On Foreigner’s 40th anniversary milestone:
“To think that all of these songs have lasted 40 years, that the legacy has lasted this long, this strongly, when does that happen? That’s crazy. It’s really amazing to be part of all that. Just watching the people’s faces every night, it’s very rewarding. … It helps that I’m a Foreigner fan. We’ve gotten to be friends (in the band). There’s a lot of love between us all. We treasure the legacy and we want to do our best because we love it. I feel like I bring a perspective of someone who knows how the music impacted them.”
On his favorite song to play live:
“I don’t necessarily have a favorite song, but I love how we jam on ‘Juke Box Hero.’ We go crazy, which is really fun. And the energy that we stir up doing that, I always feel the crowd reacting. That’s the essence of live playing.”
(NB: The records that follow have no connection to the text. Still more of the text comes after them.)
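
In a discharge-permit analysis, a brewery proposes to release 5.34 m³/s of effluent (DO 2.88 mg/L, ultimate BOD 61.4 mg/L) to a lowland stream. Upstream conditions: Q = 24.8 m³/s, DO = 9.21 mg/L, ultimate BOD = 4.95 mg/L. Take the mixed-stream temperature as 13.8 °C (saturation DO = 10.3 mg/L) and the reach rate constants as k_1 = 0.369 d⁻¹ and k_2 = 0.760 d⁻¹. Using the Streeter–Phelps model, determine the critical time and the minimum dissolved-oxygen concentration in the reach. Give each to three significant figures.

t_c ≈ 1.41 d; minimum DO ≈ 5.99 mg/L

Mixed DO = (24.8×9.21 + 5.34×2.88)/(24.8+5.34) = 243.8/30.14 = 8.088 mg/L.
Mixed L₀ = (24.8×4.95 + 5.34×61.4)/(30.14) = 450.6/30.14 = 14.95 mg/L.
Initial deficit D₀ = C_s − DO₀ = 10.3 − 8.088 = 2.212 mg/L.
t_c = (1/0.3910) ln[(0.760/0.369)(1 − 2.212×0.3910/(0.369×14.95))] = 2.558 × ln(1.737) = 1.412 d.
D_c = (0.369/0.760) × 14.95 × e^(−0.369×1.412) = 0.4855 × 14.95 × 0.5939 = 4.312 mg/L.
Minimum DO = 10.3 − 4.312 = 5.988 mg/L.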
On performing with original Foreigner members Lou Gramm, Al Greenwood and Ian McDonald last week during the band’s encore at Jones Beach Theater in Wantagh, N.Y. (the first time those three shared the stage since 1980):
“It was amazing. We rehearsed the day before, not too much because we wanted it to be a little loose, but it was really wonderful. When Mick Jones introduced Lou Gramm, he just broke up and choked up. I teared up. It was really powerful. Lou is such a wonderful guy, and that voice; he was my favorite rock singer forever. It was so cool.” (When asked if there might be a repeat appearance, Pilson laughed and said, “Oh, you never know!”)
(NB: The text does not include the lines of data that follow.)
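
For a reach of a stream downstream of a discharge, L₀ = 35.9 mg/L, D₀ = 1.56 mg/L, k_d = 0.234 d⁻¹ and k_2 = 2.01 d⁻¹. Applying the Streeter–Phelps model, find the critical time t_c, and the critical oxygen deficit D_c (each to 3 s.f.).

t_c = [1/(k_2−k_d)] ln[(k_2/k_d)(1 − D₀(k_2−k_d)/(k_d L₀))]
= [1/(2.01−0.234)] ln[(2.01/0.234)(1 − 1.56×1.776/(0.234×35.9))]
= (1/1.776) ln[8.590 × 0.6702] = 0.5631 × ln(5.757) = 0.5631 × 1.750 = 0.9856 d.
D_c = (k_d/k_2) L₀ e^(−k_d t_c) = (0.234/2.01) × 35.9 × e^(−0.234×0.9856) = 0.1164 × 35.9 × 0.7940 = 3.319 mg/L.

t_c ≈ 0.986 d; D_c ≈ 3.32 mg/L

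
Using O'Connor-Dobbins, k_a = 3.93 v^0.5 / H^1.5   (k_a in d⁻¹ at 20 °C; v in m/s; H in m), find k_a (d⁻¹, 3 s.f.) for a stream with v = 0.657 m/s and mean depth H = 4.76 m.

k_a ≈ 0.307 d⁻¹

k_a = 3.93 × 0.657^0.5 / 4.76^1.5 = 3.93 × 0.8106 / 10.39 = 0.3067 d⁻¹.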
On playing frequently in Atlanta (the band has performed here nearly every year since 2010):
“(Atlanta is) fantastic (for us). We were able to do Chastain as a headliner several years ago; now we’re on this tour headlining the whole country. It almost feels like (things) started in Atlanta. When Mick Jones came back to the band in 2012 (after taking a year off because of surgery), that was at Chastain. Atlanta is very special to us.”
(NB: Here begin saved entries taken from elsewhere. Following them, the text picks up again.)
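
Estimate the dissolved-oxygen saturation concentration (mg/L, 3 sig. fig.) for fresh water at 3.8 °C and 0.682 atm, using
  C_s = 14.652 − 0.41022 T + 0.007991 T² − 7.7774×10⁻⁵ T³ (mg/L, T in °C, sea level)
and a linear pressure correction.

At sea level: C_s = 14.652 − 0.41022×3.8 + 0.007991×3.8² − 7.7774×10⁻⁵×3.8³ = 13.20 mg/L.
Pressure correction: C_s' = 13.20 × 0.682 = 9.005 mg/L.

C_s ≈ 9.01 mg/L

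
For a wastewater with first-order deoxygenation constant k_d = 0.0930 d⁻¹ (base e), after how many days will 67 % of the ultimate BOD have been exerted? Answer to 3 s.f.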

On tour mates Jason Bonham (who played drums in Foreigner for a few years in the mid-‘00s) and Cheap Trick:
“(Jason and I) are dear friends. His wife is out with him, my wife was out last night, so it was a family week kind of thing. Jason is wonderful and his band is fabulous. They do Led Zeppelin like how they did it at their peak. And Cheap Trick — there’s so much bang for the buck on this show, it’s ridiculous. They’re in the (Rock and Roll) Hall of Fame now and we’re not (laughs). They so deserve to be. Those are the kinds of bands who should get in. They’re amazing. If I didn’t have to do some of the stuff I have to do at the gig, I would watch them every single (show).”
On the “Foreigner Choir Competition,” which gives a local school choir (in the Atlanta show’s case, the DCHS Chamber Singers) the opportunity to sing “I Want to Know What Love Is” with the band during the show:
“Watching these high school choirs sing with us … the looks on their faces are worth a billion dollars. That is the purpose of music, and the purpose of live music is to connect and get to do that and experience their joy and a fresh new experience on their faces.”